Many federal income taxes are paid from amounts that are withheld from payments to the taxpayer. For instance, amounts roughly equal to an employee’s estimated tax liability are generally withheld from the employee’s wages and paid over to the government by the employer. In contrast, estimated taxes are taxes that are paid throughout the year on income that is not subject to withholding. Individuals must make estimated tax payments if they are self-employed or their income derives from interest, dividends, investment gains, rents, alimony, or other funds that are not subject to withholding.
Estimated income tax payments are required from taxpayers who:
expect to owe at least $1,000 in tax for the year, after subtracting taxes that were paid through withholding and tax credits; and
expect that the amount of taxes to be paid during the year through other means will be less than the smaller of—
90% of the tax shown on the current year’s tax return, or
100% of the tax shown on the previous year’s return (the previous year’s return must cover all 12 months). This 100-percent test increases to 110 percent if the taxpayer’s AGI for the previous year exceeds $150,000.
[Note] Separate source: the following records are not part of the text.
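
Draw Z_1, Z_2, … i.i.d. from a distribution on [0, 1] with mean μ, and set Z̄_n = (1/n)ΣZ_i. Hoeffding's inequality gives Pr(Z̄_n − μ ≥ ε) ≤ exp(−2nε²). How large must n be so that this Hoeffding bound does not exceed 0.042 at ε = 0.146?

Require exp(−2nε²) ≤ 0.042, i.e. 2nε² ≥ ln(1/0.042) = 3.170086.
So n ≥ 3.170086 / (2·0.146²) = 74.359.
The smallest integer n is 75.

75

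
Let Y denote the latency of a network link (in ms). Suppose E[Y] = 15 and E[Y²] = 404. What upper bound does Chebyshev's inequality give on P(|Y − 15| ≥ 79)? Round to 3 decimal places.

0.029

Var(Y) = E[Y²] − (E[Y])² = 404 − 225 = 179.
Chebyshev's inequality: P(|Y − μ| ≥ t) ≤ Var(Y)/t² = 179/6241 = 0.0287.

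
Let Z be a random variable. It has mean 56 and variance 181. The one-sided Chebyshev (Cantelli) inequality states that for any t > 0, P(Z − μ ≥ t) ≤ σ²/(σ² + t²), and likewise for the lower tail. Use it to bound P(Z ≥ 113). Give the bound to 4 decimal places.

Here σ² = 181 and t = 57, so σ² + t² = 3430.
Cantelli's bound: 181/3430 = 0.0528.

0.0528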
U.S. citizens who have no tax liability for the current year are not required to make estimated tax payments.
Form 1040-ES. Taxpayers use Form 1040-ES to calculate, report and pay their estimated tax. The annual liability may be paid in quarterly installments that are due based upon the taxpayer’s tax year. However, no payments are required until the taxpayer has income upon which tax will be owed. Taxpayers may also credit their overpayments from one year against the next year’s estimated tax liability, rather than having them refunded.
Generally, the required installment is 25 percent of the required annual payment. However, a taxpayer who receives taxable income unevenly throughout the year can elect to pay either the required installment or an annualized income installment. The use of the annualized income installment method, provided on a worksheet contained in the instructions to Form 2210, Underpayment of Estimated Tax by Individuals and Fiduciaries, may reduce or eliminate any penalty for underpaid taxes.
Due Dates. For most individual taxpayers, the quarterly due dates for estimated tax payments are:
For the Period: Due date:
January 1 through March 31 April 15
April 1 through May 31 June 15
June 1 through August 31 September 15
September 1 through December 31 January 15 next year
Penalties. A penalty generally applies when a taxpayer fails to make estimated tax payments, pays less than the required installment amount, or makes late payments. However, the IRS may waive the penalty if the underpayment was due to casualty, disaster or other unusual circumstances.